Трилогия о королевском убийце - Хобб Робин. Страница 137
Я говорил страстно, и голос мой становился все громче, а Вераго в ужасе смотрела на меня, пораженная тем, как много я знаю. Я поймал себя на том, что сам захвачен своими словами, — я верил в то, что говорил. Я наклонился через стол над тарелкой и чашкой Вераго, чтобы приблизить к ней свое лицо, и спросил:
— Скажи мне, о храбрая. Поднимала ли ты когда-нибудь оружие против истинного врага? Против команды красных кораблей? Думаю, нет. Потому что легче оскорбить гостеприимного хозяина или искалечить сына соседа, чем поразить того, кто явился убивать наших родных.
Вераго не слишком хорошо владела искусством словесных битв. Разъяренная, она плюнула в меня.
Я спокойно отвернулся, чтобы отереть свое лицо.
— Может быть, вы бы хотели сразиться со мной, найдя более подобающее место и время? Может быть, неделю спустя, на скалах, где вы так смело убили быка? Может быть, я, скромный писарь, мог бы оказаться более достойным соперником, чем ваш коровий воин?
Герцог Браунди внезапно соизволил обратить на нас внимание.

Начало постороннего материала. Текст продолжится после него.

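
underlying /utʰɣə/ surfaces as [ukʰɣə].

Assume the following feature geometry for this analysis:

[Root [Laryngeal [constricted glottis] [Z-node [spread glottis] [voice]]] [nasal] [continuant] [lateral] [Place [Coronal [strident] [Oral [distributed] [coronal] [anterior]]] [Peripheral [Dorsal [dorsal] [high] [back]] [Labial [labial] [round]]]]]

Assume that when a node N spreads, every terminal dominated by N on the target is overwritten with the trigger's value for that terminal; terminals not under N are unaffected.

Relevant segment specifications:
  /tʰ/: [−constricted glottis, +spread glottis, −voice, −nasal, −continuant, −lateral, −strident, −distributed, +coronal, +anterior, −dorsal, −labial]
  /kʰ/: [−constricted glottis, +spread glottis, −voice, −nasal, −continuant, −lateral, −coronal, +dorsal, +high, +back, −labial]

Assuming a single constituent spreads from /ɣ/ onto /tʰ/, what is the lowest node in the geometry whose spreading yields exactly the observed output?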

— Фитц Чивэл! Вераго! — упрекнул он нас.
Мои руки находились по обе стороны от прибора Вераго с того момента, когда я наклонился, чтобы взглянуть ей в лицо. Я думаю, что человек, находившийся рядом с ней, тоже мог бросить мне вызов, если бы герцог Браунди не шваркнул о стол свою миску с едой, решительно напомнив нам, что это его замок и его стол и он не потерпит, чтобы здесь проливали кровь. Он, по крайней мере, способен уважать одновременно и короля Шрюда, и древние обычаи, и предлагает нам попытаться сделать то же самое. Я извинился. Весьма смиренно и красноречиво и Вераго пробормотала свое «простите». Трапеза продолжалась, и менестрели пели, и в течение следующих нескольких дней я снимал копии со свитка для Верити и рассматривал реликвию Элдерлингов, которая, на мой взгляд, была не более чем обыкновенной стекляшкой. Целерити казалась восхищенной мной настолько, что это становилось не совсем удобно для меня. Другой стороной этой монетки была холодная враждебность в лицах тех, кто поддерживал Вераго. Это была долгая неделя.

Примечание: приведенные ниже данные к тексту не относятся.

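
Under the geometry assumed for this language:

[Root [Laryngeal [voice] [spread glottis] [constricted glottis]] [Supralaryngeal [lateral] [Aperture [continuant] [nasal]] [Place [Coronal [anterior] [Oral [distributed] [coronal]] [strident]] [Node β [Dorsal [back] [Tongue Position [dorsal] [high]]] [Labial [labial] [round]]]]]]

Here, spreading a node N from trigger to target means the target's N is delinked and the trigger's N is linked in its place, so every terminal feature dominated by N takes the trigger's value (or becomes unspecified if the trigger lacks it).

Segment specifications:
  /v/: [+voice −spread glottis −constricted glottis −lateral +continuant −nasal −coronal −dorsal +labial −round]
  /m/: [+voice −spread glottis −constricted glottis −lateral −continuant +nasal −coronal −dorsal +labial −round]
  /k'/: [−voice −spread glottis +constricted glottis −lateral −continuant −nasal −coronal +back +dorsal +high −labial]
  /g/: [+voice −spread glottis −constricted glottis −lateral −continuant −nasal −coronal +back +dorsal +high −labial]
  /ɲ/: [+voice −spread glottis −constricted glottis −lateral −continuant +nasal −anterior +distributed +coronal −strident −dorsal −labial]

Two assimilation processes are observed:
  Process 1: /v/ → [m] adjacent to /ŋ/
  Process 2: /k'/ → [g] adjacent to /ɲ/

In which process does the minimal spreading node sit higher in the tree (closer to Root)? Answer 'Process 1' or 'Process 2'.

Process 2

In Process 1, [nasal], [continuant] change, so the minimal spreading node is Aperture at depth 2.
In Process 2, [voice], [constricted glottis] change, so the minimal spreading node is Laryngeal at depth 1.
Depth 1 < depth 2; Process 2 involves the structurally higher constituent Laryngeal.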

Мне так и не пришлось ответить на вызов. Потому что до конца недели рот и язык Вераго покрылись пузырями и язвами — легендарное наказание тем, кто лжет товарищам по оружию и изменяет произнесенной клятве. Она была едва способна пить, не говоря уже о еде, и так обезображена своим недугом, что все ее последователи избегали общества Вераго, боясь заразы. Ее боль была такой сильной, что она не смогла выйти на бой, и не оказалось никого, кто желал бы заменить ее в этом поединке. Я ждал на скалах соперника, который так и не пришел. Целерити ждала вместе со мной, как и добрых два десятка представителей младшей знати, которых герцог Браунди убедил присутствовать. Мы болтали и, чтобы не замерзнуть, выпили слишком много бренди. Когда наступил вечер, пришел посыльный из замка и сообщил, что Вераго покинула Замок-на-Песке, но не для того, чтобы ответить на мой вызов. Она уехала в глубь страны. Одна. Целерити всплеснула руками и потом ошеломила меня, бросившись мне на шею. Мы вернулись замерзшие, но веселые, чтобы насладиться еще одной трапезой в Замке-на-Песке, прежде чем я покину его. Браунди посадил меня по правую руку от себя, а Целерити рядом со мной.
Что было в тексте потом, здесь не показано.